Binders are created for micro-kernel class devices. Limited functionality, lack of flexibility, but low overhead and fast speed. Binder guarantees that the CPU time slices are passed from the calling process to the calling process's thread, and then returned to the calling process when the work is completed. There is little need for process scheduling, which is ideal for devices with low RAM and CPU configuration.

D-bus is a message model that creates-stores-forwards, builds replies, and then creates-stores-forwards. More complex than bind, also more flexible, universal, network transparent, easy to manage, and can easily manage untrusted peer-to-peer communication (don't let binder face this situation, otherwise ...) D-bus can handle large chunks of data, and in the Kdbus implementation, you can transfer GB-level data to each connection on the bus. From the CPU point of view, D-bus is not biander efficient, but more versatile.

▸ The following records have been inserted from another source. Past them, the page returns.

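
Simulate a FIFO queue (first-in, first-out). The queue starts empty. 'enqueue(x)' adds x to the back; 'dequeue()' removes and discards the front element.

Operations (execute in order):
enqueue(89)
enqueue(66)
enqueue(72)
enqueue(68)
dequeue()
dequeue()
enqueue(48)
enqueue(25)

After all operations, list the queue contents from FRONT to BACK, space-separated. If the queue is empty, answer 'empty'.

Answer: 72 68 48 25

Derivation:
enqueue(89): [89]
enqueue(66): [89, 66]
enqueue(72): [89, 66, 72]
enqueue(68): [89, 66, 72, 68]
dequeue(): [66, 72, 68]
dequeue(): [72, 68]
enqueue(48): [72, 68, 48]
enqueue(25): [72, 68, 48, 25]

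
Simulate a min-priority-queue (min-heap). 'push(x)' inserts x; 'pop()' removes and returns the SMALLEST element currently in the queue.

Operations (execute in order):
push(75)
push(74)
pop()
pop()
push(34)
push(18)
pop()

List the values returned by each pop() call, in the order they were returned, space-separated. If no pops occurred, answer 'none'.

Answer: 74 75 18

Derivation:
push(75): heap contents = [75]
push(74): heap contents = [74, 75]
pop() → 74: heap contents = [75]
pop() → 75: heap contents = []
push(34): heap contents = [34]
push(18): heap contents = [18, 34]
pop() → 18: heap contents = [34]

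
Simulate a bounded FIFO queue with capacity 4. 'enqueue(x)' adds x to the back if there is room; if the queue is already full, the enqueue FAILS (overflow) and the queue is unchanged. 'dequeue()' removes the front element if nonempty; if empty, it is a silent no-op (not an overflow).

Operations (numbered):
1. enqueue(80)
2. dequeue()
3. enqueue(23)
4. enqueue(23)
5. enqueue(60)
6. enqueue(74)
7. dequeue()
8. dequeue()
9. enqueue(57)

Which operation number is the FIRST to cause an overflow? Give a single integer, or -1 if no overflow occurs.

Answer: -1

Derivation:
1. enqueue(80): size=1
2. dequeue(): size=0
3. enqueue(23): size=1
4. enqueue(23): size=2
5. enqueue(60): size=3
6. enqueue(74): size=4
7. dequeue(): size=3
8. dequeue(): size=2
9. enqueue(57): size=3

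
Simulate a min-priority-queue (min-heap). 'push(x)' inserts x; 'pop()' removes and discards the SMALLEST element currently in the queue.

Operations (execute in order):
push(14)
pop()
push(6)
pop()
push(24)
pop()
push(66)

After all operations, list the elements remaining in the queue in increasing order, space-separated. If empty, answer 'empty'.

Answer: 66

Derivation:
push(14): heap contents = [14]
pop() → 14: heap contents = []
push(6): heap contents = [6]
pop() → 6: heap contents = []
push(24): heap contents = [24]
pop() → 24: heap contents = []
push(66): heap contents = [66]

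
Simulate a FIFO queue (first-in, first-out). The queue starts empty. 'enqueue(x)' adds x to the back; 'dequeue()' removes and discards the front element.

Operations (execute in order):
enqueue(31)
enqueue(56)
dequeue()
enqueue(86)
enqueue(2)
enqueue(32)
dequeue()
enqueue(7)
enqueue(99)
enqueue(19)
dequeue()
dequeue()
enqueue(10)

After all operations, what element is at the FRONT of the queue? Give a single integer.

Answer: 32

Derivation:
enqueue(31): queue = [31]
enqueue(56): queue = [31, 56]
dequeue(): queue = [56]
enqueue(86): queue = [56, 86]
enqueue(2): queue = [56, 86, 2]
enqueue(32): queue = [56, 86, 2, 32]
dequeue(): queue = [86, 2, 32]
enqueue(7): queue = [86, 2, 32, 7]
enqueue(99): queue = [86, 2, 32, 7, 99]
enqueue(19): queue = [86, 2, 32, 7, 99, 19]
dequeue(): queue = [2, 32, 7, 99, 19]
dequeue(): queue = [32, 7, 99, 19]
enqueue(10): queue = [32, 7, 99, 19, 10]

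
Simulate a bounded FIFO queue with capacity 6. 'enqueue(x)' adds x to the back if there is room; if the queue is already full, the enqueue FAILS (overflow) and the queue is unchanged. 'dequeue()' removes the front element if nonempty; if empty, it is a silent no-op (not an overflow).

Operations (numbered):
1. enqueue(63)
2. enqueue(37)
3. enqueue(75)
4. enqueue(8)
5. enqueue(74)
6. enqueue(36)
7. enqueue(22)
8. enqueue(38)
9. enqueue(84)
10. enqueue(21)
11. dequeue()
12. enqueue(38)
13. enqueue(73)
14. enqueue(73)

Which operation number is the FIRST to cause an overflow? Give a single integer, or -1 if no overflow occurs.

1. enqueue(63): size=1
2. enqueue(37): size=2
3. enqueue(75): size=3
4. enqueue(8): size=4
5. enqueue(74): size=5
6. enqueue(36): size=6
7. enqueue(22): size=6=cap → OVERFLOW (fail)
8. enqueue(38): size=6=cap → OVERFLOW (fail)
9. enqueue(84): size=6=cap → OVERFLOW (fail)
10. enqueue(21): size=6=cap → OVERFLOW (fail)
11. dequeue(): size=5
12. enqueue(38): size=6
13. enqueue(73): size=6=cap → OVERFLOW (fail)
14. enqueue(73): size=6=cap → OVERFLOW (fail)

Answer: 7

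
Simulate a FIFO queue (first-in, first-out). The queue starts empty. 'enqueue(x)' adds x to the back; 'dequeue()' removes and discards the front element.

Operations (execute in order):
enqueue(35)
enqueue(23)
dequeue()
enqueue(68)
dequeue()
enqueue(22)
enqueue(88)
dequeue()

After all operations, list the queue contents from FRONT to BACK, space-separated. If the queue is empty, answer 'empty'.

Answer: 22 88

Derivation:
enqueue(35): [35]
enqueue(23): [35, 23]
dequeue(): [23]
enqueue(68): [23, 68]
dequeue(): [68]
enqueue(22): [68, 22]
enqueue(88): [68, 22, 88]
dequeue(): [22, 88]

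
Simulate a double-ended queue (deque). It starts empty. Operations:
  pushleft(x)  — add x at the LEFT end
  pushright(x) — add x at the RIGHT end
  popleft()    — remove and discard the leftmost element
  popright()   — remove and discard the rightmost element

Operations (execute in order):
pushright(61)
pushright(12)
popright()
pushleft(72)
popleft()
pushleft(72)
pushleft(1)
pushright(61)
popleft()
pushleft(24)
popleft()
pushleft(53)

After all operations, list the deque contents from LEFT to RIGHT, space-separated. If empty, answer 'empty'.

pushright(61): [61]
pushright(12): [61, 12]
popright(): [61]
pushleft(72): [72, 61]
popleft(): [61]
pushleft(72): [72, 61]
pushleft(1): [1, 72, 61]
pushright(61): [1, 72, 61, 61]
popleft(): [72, 61, 61]
pushleft(24): [24, 72, 61, 61]
popleft(): [72, 61, 61]
pushleft(53): [53, 72, 61, 61]

Answer: 53 72 61 61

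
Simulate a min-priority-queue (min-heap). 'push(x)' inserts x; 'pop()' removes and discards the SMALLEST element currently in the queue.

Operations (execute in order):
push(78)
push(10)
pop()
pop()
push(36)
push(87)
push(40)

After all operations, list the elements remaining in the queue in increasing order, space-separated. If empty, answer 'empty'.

Answer: 36 40 87

Derivation:
push(78): heap contents = [78]
push(10): heap contents = [10, 78]
pop() → 10: heap contents = [78]
pop() → 78: heap contents = []
push(36): heap contents = [36]
push(87): heap contents = [36, 87]
push(40): heap contents = [36, 40, 87]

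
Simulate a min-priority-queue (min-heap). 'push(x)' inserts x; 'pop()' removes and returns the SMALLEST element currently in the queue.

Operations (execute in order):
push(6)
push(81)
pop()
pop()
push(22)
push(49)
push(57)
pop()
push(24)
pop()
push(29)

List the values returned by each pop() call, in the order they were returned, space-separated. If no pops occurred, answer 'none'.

Answer: 6 81 22 24

Derivation:
push(6): heap contents = [6]
push(81): heap contents = [6, 81]
pop() → 6: heap contents = [81]
pop() → 81: heap contents = []
push(22): heap contents = [22]
push(49): heap contents = [22, 49]
push(57): heap contents = [22, 49, 57]
pop() → 22: heap contents = [49, 57]
push(24): heap contents = [24, 49, 57]
pop() → 24: heap contents = [49, 57]
push(29): heap contents = [29, 49, 57]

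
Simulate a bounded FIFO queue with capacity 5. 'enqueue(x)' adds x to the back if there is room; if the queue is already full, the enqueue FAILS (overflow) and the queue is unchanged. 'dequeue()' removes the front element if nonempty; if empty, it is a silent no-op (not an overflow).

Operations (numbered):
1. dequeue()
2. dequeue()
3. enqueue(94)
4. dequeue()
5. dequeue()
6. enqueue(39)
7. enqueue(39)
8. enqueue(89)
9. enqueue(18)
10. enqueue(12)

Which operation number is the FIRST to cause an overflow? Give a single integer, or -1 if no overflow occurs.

Answer: -1

Derivation:
1. dequeue(): empty, no-op, size=0
2. dequeue(): empty, no-op, size=0
3. enqueue(94): size=1
4. dequeue(): size=0
5. dequeue(): empty, no-op, size=0
6. enqueue(39): size=1
7. enqueue(39): size=2
8. enqueue(89): size=3
9. enqueue(18): size=4
10. enqueue(12): size=5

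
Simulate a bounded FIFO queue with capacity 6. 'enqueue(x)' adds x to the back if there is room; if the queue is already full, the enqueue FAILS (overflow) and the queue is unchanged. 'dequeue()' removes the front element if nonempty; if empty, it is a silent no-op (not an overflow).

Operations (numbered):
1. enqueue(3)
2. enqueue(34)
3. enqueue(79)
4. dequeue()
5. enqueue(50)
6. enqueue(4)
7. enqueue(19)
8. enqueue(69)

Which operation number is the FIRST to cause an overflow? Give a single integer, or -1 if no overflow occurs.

Answer: -1

Derivation:
1. enqueue(3): size=1
2. enqueue(34): size=2
3. enqueue(79): size=3
4. dequeue(): size=2
5. enqueue(50): size=3
6. enqueue(4): size=4
7. enqueue(19): size=5
8. enqueue(69): size=6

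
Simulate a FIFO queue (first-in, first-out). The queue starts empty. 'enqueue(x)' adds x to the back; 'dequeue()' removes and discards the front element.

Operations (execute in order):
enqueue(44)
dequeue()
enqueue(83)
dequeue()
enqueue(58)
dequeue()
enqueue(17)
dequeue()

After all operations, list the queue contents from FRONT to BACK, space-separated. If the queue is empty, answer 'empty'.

Answer: empty

Derivation:
enqueue(44): [44]
dequeue(): []
enqueue(83): [83]
dequeue(): []
enqueue(58): [58]
dequeue(): []
enqueue(17): [17]
dequeue(): []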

A binder-like function can be implemented in the D-bus. It is not good to say whether D-bus will replace binder later.

D-bus,kdbus and Binder

Contact Us

The content source of this page is from Internet, which doesn't represent Alibaba Cloud's opinion; products and services mentioned on that page don't have any relationship with Alibaba Cloud. If the content of the page makes you feel confusing, please write us an email, we will handle the problem within 5 days after receiving your email.

If you find any instances of plagiarism from the community, please send an email to: info-contact@alibabacloud.com and provide relevant evidence. A staff member will contact you within 5 working days.

A Free Trial That Lets You Build Big!

Start building with 50+ products and up to 12 months usage for Elastic Compute Service

  • Sales Support

    1 on 1 presale consultation

  • After-Sales Support

    24/7 Technical Support 6 Free Tickets per Quarter Faster Response

  • Alibaba Cloud offers highly flexible support services tailored to meet your exact needs.